Mutig, wie gesagt. Es beeindruckt, wie sehr Rangnick von der Qualität des Teams überzeugt ist und wie er auch die Spieler von seiner Überzeugung überzeugt. Alle zusammen, jeden Einzelnen. Ihr könnt das schaffen, sagt er ihnen, ihr schafft das! Schlüsselszene: Christoph Baumgartner schüttelt nach seinem Tor gegen Polen alle Mitspieler ab, rennt zur Trainerbank und fällt Rangnick um den Hals.

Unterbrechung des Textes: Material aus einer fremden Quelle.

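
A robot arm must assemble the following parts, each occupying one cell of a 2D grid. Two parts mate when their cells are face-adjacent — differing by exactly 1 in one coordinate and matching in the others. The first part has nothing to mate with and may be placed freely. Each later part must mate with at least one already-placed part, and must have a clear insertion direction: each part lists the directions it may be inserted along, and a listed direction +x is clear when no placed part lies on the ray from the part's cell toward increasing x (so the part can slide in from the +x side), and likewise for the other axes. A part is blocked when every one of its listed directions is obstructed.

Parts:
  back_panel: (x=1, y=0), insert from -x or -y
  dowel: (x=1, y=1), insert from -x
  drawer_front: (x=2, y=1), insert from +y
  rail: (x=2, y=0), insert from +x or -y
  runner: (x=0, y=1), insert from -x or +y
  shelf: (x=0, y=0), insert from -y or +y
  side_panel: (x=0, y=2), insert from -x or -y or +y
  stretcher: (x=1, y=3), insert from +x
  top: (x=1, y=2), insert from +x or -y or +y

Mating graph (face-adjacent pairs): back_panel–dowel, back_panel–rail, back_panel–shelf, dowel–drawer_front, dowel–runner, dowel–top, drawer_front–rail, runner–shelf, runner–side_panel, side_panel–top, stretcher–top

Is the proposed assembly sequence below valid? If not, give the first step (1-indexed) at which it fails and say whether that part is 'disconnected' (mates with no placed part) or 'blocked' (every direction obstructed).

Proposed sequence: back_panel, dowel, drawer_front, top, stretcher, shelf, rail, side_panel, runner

1. back_panel@(1, 0) [-x clear] — {back_panel}
2. dowel@(1, 1) [-x clear] — {back_panel, dowel}
3. drawer_front@(2, 1) [+y clear] — {back_panel, dowel, drawer_front}
4. top@(1, 2) [+x clear] — {back_panel, dowel, drawer_front, top}
5. stretcher@(1, 3) [+x clear] — {back_panel, dowel, drawer_front, stretcher, top}
6. shelf@(0, 0) [-y clear] — {back_panel, dowel, drawer_front, shelf, stretcher, top}
7. rail@(2, 0) [+x clear] — {back_panel, dowel, drawer_front, rail, shelf, stretcher, top}
8. side_panel@(0, 2) [-x clear] — {back_panel, dowel, drawer_front, rail, shelf, side_panel, stretcher, top}
9. runner@(0, 1) [-x clear] — {back_panel, dowel, drawer_front, rail, runner, shelf, side_panel, stretcher, top}

Valid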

Später sagt er, dass er dem Teamchef danken wollte, der sich ihm in der Halbzeitpause persönlich gewidmet und ihm gut zugeredet hatte.

Arnautovic und Außenwelt

Oder Marko Arnautovic. Wie viele Experten hatten den 35-Jährigen vor der EM nicht fast auf dem Abstellgleis oder maximal als Edeljoker gesehen! Und dann spielt Arnautovic gegen Polen, und dann verhilft er Baumgartner zum 2:1, und dann assistiert er Marcel Sabitzer, der einen Elfmeter herausholt, und dann verwandelt Arnautovic diesen Elfer in der 78. Minute. Nach dem Spiel sagt er: "Natürlich hört man von der Außenwelt. 'Der ist zu alt, der kann das Spiel vom Ralf Rangnick nicht mehr.' Ich denke, es ist nicht so. Ich kann noch immer." Dass er kann und dass er das zeigen kann, ist Rangnicks Verdienst.

Oder Florian Grillitsch! Der zieht im Mittelfeld die Fäden und einem mit Ballverlusten manchmal den letzten Nerv. Ein Ballverlust verhalf den Niederlanden zum zwischenzeitlichen 1:1, doch Rangnick hielt an Grillitsch fest, und der bedankte sich mit dem grandiosen Assist zum 2:1.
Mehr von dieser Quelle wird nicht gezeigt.